Após veto de Bolsonaro, governo reduz tarifa de importação de absorventes

Todas as medidas contidas na resolução entram em vigor em sete dias

diario da manha
Por Luci Ribeiro

Depois do veto do presidente Jair Bolsonaro à distribuição gratuita de absorventes a alunas de baixa renda, o Comitê Executivo de Gestão da Câmara de Comércio Exterior (Gecex/Camex) reduziu de 12% para 10% da alíquota do Imposto de Importação incidente sobre os produtos e também sobre fraldas infantis. A decisão foi deliberada na quarta-feira (17) pelo Gecex/Camex e publicada nesta sexta, 19, no Diário Oficial da União (DOU).

Em nota, o Ministério da Economia, ao qual a Camex é vinculada, afirmou que a medida vai possibilitar a redução de custos de produção para a indústria e a queda do preço de compra desses itens para consumidores finais. Ainda de acordo o ministério, também será reduzida de 8% para 7% a alíquota do Imposto de Importação incidente sobre o produto químico que é um dos principais insumos desses dois itens de higiene pessoal.

“Além do potencial impacto positivo sobre o preço de bens com peso relevante no orçamento das famílias, como é o caso de fraldas e absorventes, essa medida vai contribuir com o Programa de Proteção e Promoção da Saúde Menstrual, instituído pela Lei nº 14.214/2021, que busca resolver o problema da falta de acesso a produtos básicos de higiene”, destaca a secretária executiva da Camex, Ana Paula Repezza.
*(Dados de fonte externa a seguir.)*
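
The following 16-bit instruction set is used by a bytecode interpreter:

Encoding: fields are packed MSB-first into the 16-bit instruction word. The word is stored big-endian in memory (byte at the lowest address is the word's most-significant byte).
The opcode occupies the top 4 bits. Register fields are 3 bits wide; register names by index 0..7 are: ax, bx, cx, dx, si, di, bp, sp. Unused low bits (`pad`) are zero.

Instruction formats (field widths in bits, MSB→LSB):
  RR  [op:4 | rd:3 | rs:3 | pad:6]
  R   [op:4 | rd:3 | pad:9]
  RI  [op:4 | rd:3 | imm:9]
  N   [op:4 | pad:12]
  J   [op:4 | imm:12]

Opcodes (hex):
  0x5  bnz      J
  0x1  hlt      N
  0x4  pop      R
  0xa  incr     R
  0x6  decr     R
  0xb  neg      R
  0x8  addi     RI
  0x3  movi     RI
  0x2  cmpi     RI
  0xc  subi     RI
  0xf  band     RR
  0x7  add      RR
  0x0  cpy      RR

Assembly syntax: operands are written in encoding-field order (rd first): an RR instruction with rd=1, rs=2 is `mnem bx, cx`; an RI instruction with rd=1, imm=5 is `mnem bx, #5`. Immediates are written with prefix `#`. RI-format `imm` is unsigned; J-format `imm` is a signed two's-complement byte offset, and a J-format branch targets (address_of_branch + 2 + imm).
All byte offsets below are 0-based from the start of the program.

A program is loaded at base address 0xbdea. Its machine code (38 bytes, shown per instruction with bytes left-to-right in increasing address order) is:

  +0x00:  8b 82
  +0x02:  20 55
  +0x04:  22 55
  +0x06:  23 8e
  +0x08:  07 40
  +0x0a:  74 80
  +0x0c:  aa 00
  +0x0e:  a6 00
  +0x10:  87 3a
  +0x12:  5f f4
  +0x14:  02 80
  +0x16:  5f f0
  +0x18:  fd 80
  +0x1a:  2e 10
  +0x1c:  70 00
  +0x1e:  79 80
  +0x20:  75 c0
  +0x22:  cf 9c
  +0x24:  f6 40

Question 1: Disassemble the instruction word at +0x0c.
incr di

+0x0c: aa 00 ⇒ word 0xaa00 (big)
  op=0xaa00>>12=0xa ⇒ incr (R)
  [11:9] rd=5 = di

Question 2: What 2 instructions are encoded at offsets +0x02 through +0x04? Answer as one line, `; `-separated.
cmpi ax, #85; cmpi bx, #85

@+02  big-endian(20 55) = 0x2055
  top 4b → 0x2 → cmpi [RI]
  rd: (w>>9)&0x7=0x0 → ax
  imm: (w>>0)&0x1ff=0x55 → #85
@+04  big-endian(22 55) = 0x2255
  top 4b → 0x2 → cmpi [RI]
  rd: (w>>9)&0x7=0x1 → bx
  imm: (w>>0)&0x1ff=0x55 → #85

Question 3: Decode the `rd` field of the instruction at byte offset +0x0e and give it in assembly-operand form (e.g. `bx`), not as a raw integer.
@+0e  big-endian(a6 00) = 0xa600
  opcode bits[15:12]=0xa: incr/R
  rd: (w>>9)&0x7=0x3 → dx

dx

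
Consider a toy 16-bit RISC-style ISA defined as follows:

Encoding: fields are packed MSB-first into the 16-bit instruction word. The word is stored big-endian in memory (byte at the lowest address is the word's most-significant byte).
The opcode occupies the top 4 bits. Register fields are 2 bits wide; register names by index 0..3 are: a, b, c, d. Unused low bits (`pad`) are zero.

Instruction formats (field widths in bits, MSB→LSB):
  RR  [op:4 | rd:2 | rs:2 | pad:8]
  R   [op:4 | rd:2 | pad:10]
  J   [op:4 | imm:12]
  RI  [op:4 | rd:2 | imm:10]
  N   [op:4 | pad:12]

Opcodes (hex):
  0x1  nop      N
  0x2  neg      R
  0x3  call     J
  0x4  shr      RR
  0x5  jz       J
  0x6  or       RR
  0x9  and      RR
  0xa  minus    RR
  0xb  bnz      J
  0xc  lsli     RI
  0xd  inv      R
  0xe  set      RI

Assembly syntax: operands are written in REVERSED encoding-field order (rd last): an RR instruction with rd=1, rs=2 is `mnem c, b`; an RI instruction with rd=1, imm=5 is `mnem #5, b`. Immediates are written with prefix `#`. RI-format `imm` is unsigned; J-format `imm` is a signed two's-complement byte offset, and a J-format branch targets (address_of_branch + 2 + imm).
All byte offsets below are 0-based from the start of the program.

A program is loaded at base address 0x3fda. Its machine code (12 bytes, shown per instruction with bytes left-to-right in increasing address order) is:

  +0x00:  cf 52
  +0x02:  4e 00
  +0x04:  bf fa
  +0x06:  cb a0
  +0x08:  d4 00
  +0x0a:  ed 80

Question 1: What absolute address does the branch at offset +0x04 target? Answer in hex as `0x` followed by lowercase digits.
[04] bf fa → 0xbffa
  opcode bits[15:12]=0xb: bnz/J
  imm: (w>>0)&0xfff=0xffa (s12→-6) → #-6
  target = base 0x3fda + off 0x04 + 2 + imm -6 = 0x3fda

0x3fda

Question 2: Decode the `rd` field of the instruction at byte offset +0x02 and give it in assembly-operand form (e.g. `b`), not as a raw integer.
off 0x02: read 4e 00 as big → 0x4e00
  opcode bits[15:12]=0x4: shr/RR
  rd@[11:10]=0x3 ⇒ d
  rs@[9:8]=0x2 ⇒ c

d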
A lei citada por Ana Paula é justamente aquela sancionada por Bolsonaro em outubro, mas sem o ponto central do programa de promoção de saúde menstrual: a entrega, de graça, pelo governo federal de absorventes femininos para estudantes de baixa renda e pessoas em situação de rua.
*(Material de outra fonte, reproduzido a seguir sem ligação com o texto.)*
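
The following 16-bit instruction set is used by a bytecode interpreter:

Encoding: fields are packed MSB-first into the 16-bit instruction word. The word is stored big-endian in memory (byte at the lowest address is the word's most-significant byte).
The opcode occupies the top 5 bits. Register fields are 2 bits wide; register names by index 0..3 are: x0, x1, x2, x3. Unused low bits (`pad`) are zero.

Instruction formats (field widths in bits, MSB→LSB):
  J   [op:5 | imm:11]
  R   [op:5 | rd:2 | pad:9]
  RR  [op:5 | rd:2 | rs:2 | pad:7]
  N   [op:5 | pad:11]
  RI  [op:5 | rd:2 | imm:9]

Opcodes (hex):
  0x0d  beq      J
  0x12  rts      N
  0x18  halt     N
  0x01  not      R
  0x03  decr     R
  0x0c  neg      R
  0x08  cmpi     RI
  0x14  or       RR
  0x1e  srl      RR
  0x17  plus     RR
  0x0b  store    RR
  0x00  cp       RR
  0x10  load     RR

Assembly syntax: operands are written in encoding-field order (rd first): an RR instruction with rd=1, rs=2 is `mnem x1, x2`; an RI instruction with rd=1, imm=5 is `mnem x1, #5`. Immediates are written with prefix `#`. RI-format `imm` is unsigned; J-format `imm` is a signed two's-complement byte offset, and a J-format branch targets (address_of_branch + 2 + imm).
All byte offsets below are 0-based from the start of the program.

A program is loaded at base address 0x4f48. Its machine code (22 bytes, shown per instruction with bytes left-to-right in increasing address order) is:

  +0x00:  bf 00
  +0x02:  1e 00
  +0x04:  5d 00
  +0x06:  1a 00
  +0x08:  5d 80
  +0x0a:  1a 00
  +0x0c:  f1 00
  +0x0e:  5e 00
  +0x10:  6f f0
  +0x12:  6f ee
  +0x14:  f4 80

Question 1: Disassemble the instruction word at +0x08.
store x2, x3

@+08  big-endian(5d 80) = 0x5d80
  op=0x5d80>>11=0xb ⇒ store (RR)
  rd: (w>>9)&0x3=0x2 → x2
  rs: (w>>7)&0x3=0x3 → x3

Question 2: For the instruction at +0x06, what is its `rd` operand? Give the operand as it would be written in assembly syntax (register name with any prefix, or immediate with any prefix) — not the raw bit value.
+0x06: 1a 00 ⇒ word 0x1a00 (big)
  top 5b → 0x3 → decr [R]
  rd@[10:9]=0x1 ⇒ x1

x1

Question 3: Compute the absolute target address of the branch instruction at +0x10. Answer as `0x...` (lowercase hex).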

A atitude de Bolsonaro teve repercussão negativa e recebeu muitas críticas nas redes sociais, entre educadores e especialistas e no Congresso. A deputada Tabata Amaral (PSB-SP), uma das autoras do projeto, disse que o veto era desumano e “é urgente que o Congresso derrube esse veto”. O presidente do Senado, Rodrigo Pacheco, chegou a dizer que o veto era “candidatíssimo” a ser derrubado no Congresso. A proposta estimava impacto fiscal de R$ 84,5 milhões por ano.

Na mesma resolução publicada no Diário Oficial, a Camex formaliza ainda a redução das alíquotas do Imposto de Importação que incidem sobre produtos ligados à produção de energia, como painéis solares, baterias de lítio e reatores nucleares. Também foi zerado o Imposto de Importação para barcos a vela, “com o objetivo de fomentar a ampliação da frota e estimular o turismo náutico no Brasil”.

Todas as medidas contidas na resolução entram em vigor em sete dias.